Pour la plupart, les sportifs ne sont pas au centre des préoccupations des écrivains culturels. La simple objectivité de la notation des points sape les profondeurs de la joie subjective sur laquelle nous nous concentrons généralement, souvent à notre détriment. En vérité, la raison pour laquelle tant de gens adorent le sport est très similaire à la raison pour laquelle nous, les écrivains culturels, pourrions adorer une représentation en direct d’une pièce de théâtre.
Les meilleurs moments du sport transcendent la banalité du décompte des points et amènent des milliers de personnes au bord de leur siège alors qu’elles regardent le drame de l’objectif de vie d’un compétiteur être atteint ou défait devant eux. Dans ces moments, ces rares athlètes charismatiques entraînent le public dans une balade avec le genre d’anticipation pétillante dont des acteurs comme Marlon Brando ne pouvaient que rêver.
Le pilote brésilien de Formule 1 Ayrton Senna était exactement ce genre d’athlète.
Quand vous imaginez un pilote de course, Senna en était l’idéal platonique. Jeune, impétueux, beau et terriblement rapide. Sur la piste, peu de gens pouvaient l’égaler pour son allure scintillante et son refus d’accepter autre chose que le plus rapide. S’il ne pouvait pas terminer premier, il préférait se battre pour la plus haute marche du podium plutôt que d’accepter la deuxième place.
En dehors de la piste, il était tout aussi intransigeant. Fervent catholique, il parlait sans vergogne de sa foi et de son influence sur sa conduite. « Ce n’est pas parce que je crois en Dieu, simplement parce que j’ai foi en Dieu que je suis immunisé. Cela ne veut pas dire que je suis immortel », a-t-il annoncé en 1989.
Ensuite, il y a la citation qui a défini son passage dans le sport automobile comme un homme dévoué à la vitesse et peu disposé à céder. “Si vous ne visez plus un écart qui existe, vous n’êtes plus un pilote de course.”
Cette citation vient de l’année du deuxième championnat du monde de Senna. Contre son rival, le Français Alain Prost, Senna avait perdu le titre 1989 après que Prost l’ait heurté lors de l’avant-dernière course de la saison. En ce qui concerne le titre de 1990, une autre course décisive pour le titre a vu Prost et Senna s’affronter. Une fois de plus, Senna et Prost se sont écrasés mais cette fois, cela a réglé le championnat en faveur de Senna. Qu’il s’agisse d’un accident intentionnel ou non reste l’un des plus grands points d’interrogation du sport.
Au cours d’une carrière fulgurante, Senna a remporté trois championnats du monde et 41 courses. Il a suscité un amour du sport au Brésil qui perdure aujourd’hui, devenant une figure légendaire dans son pays d’origine de son vivant.
Puis, le 1er avril 1994 est arrivé.

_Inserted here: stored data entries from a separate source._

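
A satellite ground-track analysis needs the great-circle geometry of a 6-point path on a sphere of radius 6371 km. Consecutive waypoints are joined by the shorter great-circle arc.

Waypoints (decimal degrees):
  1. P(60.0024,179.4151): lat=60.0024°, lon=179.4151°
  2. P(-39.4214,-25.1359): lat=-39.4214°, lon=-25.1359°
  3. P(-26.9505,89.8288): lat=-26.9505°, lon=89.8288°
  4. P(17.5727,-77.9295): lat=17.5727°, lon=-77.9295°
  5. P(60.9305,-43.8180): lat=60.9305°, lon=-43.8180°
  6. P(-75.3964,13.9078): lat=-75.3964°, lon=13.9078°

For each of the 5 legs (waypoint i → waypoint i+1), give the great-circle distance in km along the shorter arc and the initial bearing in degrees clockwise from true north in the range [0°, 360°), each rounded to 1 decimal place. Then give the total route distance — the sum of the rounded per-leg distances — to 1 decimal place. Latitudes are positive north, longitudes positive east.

Leg 1: φ1=1.0472394, φ2=-0.6880332, Δφ=-1.7352727, Δλ=-3.5700884 rad; a=sin²(Δφ/2)+cosφ1·cosφ2·sin²(Δλ/2)=0.9506293401; c=2·atan2(√a, √(1-a))=2.693462116; dist=6371·c=17160.047 ≈ 17160.0 km; running total=17160.0 km
Leg 1 bearing: y=sinΔλ·cosφ2=0.32097463, x=cosφ1·sinφ2-sinφ1·cosφ2·cosΔλ=0.29104652; θ=atan2(y, x)=47.7996° ≈ 47.8°
Leg 2: φ1=-0.6880332, φ2=-0.4703750, Δφ=0.2176583, Δλ=2.0065125 rad; a=sin²(Δφ/2)+cosφ1·cosφ2·sin²(Δλ/2)=0.5014137836; c=2·atan2(√a, √(1-a))=1.573623898; dist=6371·c=10025.558 ≈ 10025.6 km; running total=27185.6 km
Leg 2 bearing: y=sinΔλ·cosφ2=0.80811327, x=cosφ1·sinφ2-sinφ1·cosφ2·cosΔλ=-0.58902033; θ=atan2(y, x)=126.0877° ≈ 126.1°
Leg 3: φ1=-0.4703750, φ2=0.3067015, Δφ=0.7770764, Δλ=-2.9279347 rad; a=sin²(Δφ/2)+cosφ1·cosφ2·sin²(Δλ/2)=0.9836562268; c=2·atan2(√a, √(1-a))=2.885205468; dist=6371·c=18381.644 ≈ 18381.6 km; running total=45567.2 km
Leg 3 bearing: y=sinΔλ·cosφ2=-0.20214136, x=cosφ1·sinφ2-sinφ1·cosφ2·cosΔλ=-0.15311919; θ=atan2(y, x)=-127.1434° <0 so +360° → 232.8566° ≈ 232.9°
Leg 4: φ1=0.3067015, φ2=1.0634378, Δφ=0.7567364, Δλ=0.5953580 rad; a=sin²(Δφ/2)+cosφ1·cosφ2·sin²(Δλ/2)=0.1763067556; c=2·atan2(√a, √(1-a))=0.866645981; dist=6371·c=5521.402 ≈ 5521.4 km; running total=51088.6 km
Leg 4 bearing: y=sinΔλ·cosφ2=0.27247852, x=cosφ1·sinφ2-sinφ1·cosφ2·cosΔλ=0.71179083; θ=atan2(y, x)=20.9472° ≈ 20.9°
Leg 5: φ1=1.0634378, φ2=-1.3159154, Δφ=-2.3793533, Δλ=1.0075053 rad; a=sin²(Δφ/2)+cosφ1·cosφ2·sin²(Δλ/2)=0.8901905390; c=2·atan2(√a, √(1-a))=2.466071341; dist=6371·c=15711.341 ≈ 15711.3 km; running total=66799.9 km
Leg 5 bearing: y=sinΔλ·cosφ2=0.21317665, x=cosφ1·sinφ2-sinφ1·cosφ2·cosΔλ=-0.58784444; θ=atan2(y, x)=160.0673° ≈ 160.1°

Leg 1: dist=17160.0 km, bearing=47.8°
Leg 2: dist=10025.6 km, bearing=126.1°
Leg 3: dist=18381.6 km, bearing=232.9°
Leg 4: dist=5521.4 km, bearing=20.9°
Leg 5: dist=15711.3 km, bearing=160.1°
Total: 66799.9 km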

Le Grand Prix de Saint-Marin 1994 était la troisième course de la saison. Avant même que la course ne commence, elle avait été assaillie par une tragédie. Lors des qualifications, son compatriote brésilien Rubens Barrichello s’est grièvement blessé. Ensuite, le pilote débutant autrichien Roland Ratzenberger a été tué lorsque sa voiture a heurté un mur.
Senna était apoplectique. Il a refusé une suggestion selon laquelle il devrait se retirer du sport, mais a envisagé de rétablir une association de conducteurs pour assurer la sécurité des conducteurs avec l’aide de l’ancien rival Prost.

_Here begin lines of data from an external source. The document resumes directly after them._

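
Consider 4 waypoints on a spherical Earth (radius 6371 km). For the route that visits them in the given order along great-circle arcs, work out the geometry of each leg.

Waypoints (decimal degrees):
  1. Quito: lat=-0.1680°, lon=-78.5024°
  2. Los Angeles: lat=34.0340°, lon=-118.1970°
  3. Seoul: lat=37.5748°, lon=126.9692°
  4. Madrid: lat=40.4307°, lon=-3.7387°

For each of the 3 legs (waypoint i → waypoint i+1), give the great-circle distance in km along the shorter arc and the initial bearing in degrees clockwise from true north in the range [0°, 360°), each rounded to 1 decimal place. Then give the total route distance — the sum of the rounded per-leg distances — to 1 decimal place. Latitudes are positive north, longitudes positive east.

Leg 1: φ1=-0.0029322, φ2=0.5940054, Δφ=0.5969375, Δλ=-0.6928015 rad; a=sin²(Δφ/2)+cosφ1·cosφ2·sin²(Δλ/2)=0.1819941085; c=2·atan2(√a, √(1-a))=0.881477370; dist=6371·c=5615.892 ≈ 5615.9 km; running total=5615.9 km
Leg 1 bearing: y=sinΔλ·cosφ2=-0.52929037, x=cosφ1·sinφ2-sinφ1·cosφ2·cosΔλ=0.56155206; θ=atan2(y, x)=-43.3060° <0 so +360° → 316.6940° ≈ 316.7°
Leg 2: φ1=0.5940054, φ2=0.6558040, Δφ=0.0617986, Δλ=4.2789574 rad; a=sin²(Δφ/2)+cosφ1·cosφ2·sin²(Δλ/2)=0.4672763684; c=2·atan2(√a, √(1-a))=1.505302251; dist=6371·c=9590.281 ≈ 9590.3 km; running total=15206.2 km
Leg 2 bearing: y=sinΔλ·cosφ2=-0.71926999, x=cosφ1·sinφ2-sinφ1·cosφ2·cosΔλ=0.69164104; θ=atan2(y, x)=-46.1218° <0 so +360° → 313.8782° ≈ 313.9°
Leg 3: φ1=0.6558040, φ2=0.7056488, Δφ=0.0498449, Δλ=-2.2812832 rad; a=sin²(Δφ/2)+cosφ1·cosφ2·sin²(Δλ/2)=0.4989980155; c=2·atan2(√a, √(1-a))=1.568792356; dist=6371·c=9994.776 ≈ 9994.8 km; running total=25201.0 km
Leg 3 bearing: y=sinΔλ·cosφ2=-0.57701653, x=cosφ1·sinφ2-sinφ1·cosφ2·cosΔλ=0.81673001; θ=atan2(y, x)=-35.2411° <0 so +360° → 324.7589° ≈ 324.8°

Leg 1: dist=5615.9 km, bearing=316.7°
Leg 2: dist=9590.3 km, bearing=313.9°
Leg 3: dist=9994.8 km, bearing=324.8°
Total: 25201.0 km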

Le dimanche 1er avril, la course a commencé. Senna était à la traîne au classement après avoir abandonné les deux premières courses de la saison et avait un point à prouver. Parti en pole position, il a maintenu son avance.

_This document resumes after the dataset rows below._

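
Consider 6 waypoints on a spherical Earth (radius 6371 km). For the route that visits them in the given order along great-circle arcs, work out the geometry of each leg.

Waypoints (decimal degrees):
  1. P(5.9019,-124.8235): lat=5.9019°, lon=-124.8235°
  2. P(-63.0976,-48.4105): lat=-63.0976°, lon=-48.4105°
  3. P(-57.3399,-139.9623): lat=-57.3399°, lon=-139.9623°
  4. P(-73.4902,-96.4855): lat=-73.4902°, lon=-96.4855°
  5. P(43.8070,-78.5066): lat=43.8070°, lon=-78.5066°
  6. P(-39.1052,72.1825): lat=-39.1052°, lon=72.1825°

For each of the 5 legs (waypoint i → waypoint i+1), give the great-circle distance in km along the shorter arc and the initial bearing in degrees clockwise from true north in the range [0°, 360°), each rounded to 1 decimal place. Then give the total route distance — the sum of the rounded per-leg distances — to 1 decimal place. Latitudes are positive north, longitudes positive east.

Leg 1: dist=9918.1 km, bearing=153.9°
Leg 2: dist=4660.5 km, bearing=233.9°
Leg 3: dist=2590.6 km, bearing=150.4°
Leg 4: dist=13114.9 km, bearing=14.6°
Leg 5: dist=17530.9 km, bearing=88.0°
Total: 47815.0 km

Leg 1: φ1=0.1030076, φ2=-1.1012609, Δφ=-1.2042685, Δλ=1.3336584 rad; a=sin²(Δφ/2)+cosφ1·cosφ2·sin²(Δλ/2)=0.4929827882; c=2·atan2(√a, √(1-a))=1.556761442; dist=6371·c=9918.127 ≈ 9918.1 km; running total=9918.1 km
Leg 1 bearing: y=sinΔλ·cosφ2=0.43980933, x=cosφ1·sinφ2-sinφ1·cosφ2·cosΔλ=-0.89798151; θ=atan2(y, x)=153.9055° ≈ 153.9°
Leg 2: φ1=-1.1012609, φ2=-1.0007700, Δφ=0.1004908, Δλ=-1.5978803 rad; a=sin²(Δφ/2)+cosφ1·cosφ2·sin²(Δλ/2)=0.1279179589; c=2·atan2(√a, √(1-a))=0.731513739; dist=6371·c=4660.474 ≈ 4660.5 km; running total=14578.6 km
Leg 2 bearing: y=sinΔλ·cosφ2=-0.53945625, x=cosφ1·sinφ2-sinφ1·cosφ2·cosΔλ=-0.39396290; θ=atan2(y, x)=-126.1405° <0 so +360° → 233.8595° ≈ 233.9°
Leg 3: φ1=-1.0007700, φ2=-1.2826460, Δφ=-0.2818759, Δλ=0.7588133 rad; a=sin²(Δφ/2)+cosφ1·cosφ2·sin²(Δλ/2)=0.0407690638; c=2·atan2(√a, √(1-a))=0.406622550; dist=6371·c=2590.592 ≈ 2590.6 km; running total=17169.2 km
Leg 3 bearing: y=sinΔλ·cosφ2=0.19553266, x=cosφ1·sinφ2-sinφ1·cosφ2·cosΔλ=-0.34379466; θ=atan2(y, x)=150.3710° ≈ 150.4°
Leg 4: φ1=-1.2826460, φ2=0.7645764, Δφ=2.0472223, Δλ=0.3137910 rad; a=sin²(Δφ/2)+cosφ1·cosφ2·sin²(Δλ/2)=0.7343101960; c=2·atan2(√a, √(1-a))=2.058524754; dist=6371·c=13114.861 ≈ 13114.9 km; running total=30284.1 km
Leg 4 bearing: y=sinΔλ·cosφ2=0.22275727, x=cosφ1·sinφ2-sinφ1·cosφ2·cosΔλ=0.85485328; θ=atan2(y, x)=14.6053° ≈ 14.6°
Leg 5: φ1=0.7645764, φ2=-0.6825145, Δφ=-1.4470909, Δλ=2.6300209 rad; a=sin²(Δφ/2)+cosφ1·cosφ2·sin²(Δλ/2)=0.9624699300; c=2·atan2(√a, √(1-a))=2.751673674; dist=6371·c=17530.913 ≈ 17530.9 km; running total=47815.0 km
Leg 5 bearing: y=sinΔλ·cosφ2=0.37988421, x=cosφ1·sinφ2-sinφ1·cosφ2·cosΔλ=0.01320002; θ=atan2(y, x)=88.0099° ≈ 88.0°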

Au septième tour, la voiture de Senna a quitté la piste en ligne droite et a heurté un mur de béton. La course a été temporairement interrompue car Senna a été envoyé dans un hôpital qui a déclaré plus tard qu’il était mort sur le coup.
La mort de Senna a secoué le monde. 200 000 Brésiliens ont assisté à ses funérailles. Un salut de 21 canons a été tiré par la 2e brigade d’artillerie et sept avions à réaction de l’armée de l’air brésilienne ont survolé son cortège funèbre.
La mort de deux pilotes en un week-end a secoué le sport et des changements massifs ont été apportés à la sécurité des circuits de course. Les précautions de sécurité du sport ont été tellement révisées qu’après des décennies de blessures mortelles terriblement régulières, il n’y a pas eu de décès pendant plus de 20 ans, jusqu’à la mort du pilote italien Jules Bianchi en 2014.
Toujours considéré comme l’un des plus grands pilotes de tous les temps, l’une des meilleures représentations de sa vie se trouve dans le film de 2010 Séné du documentariste Asif Kapadia.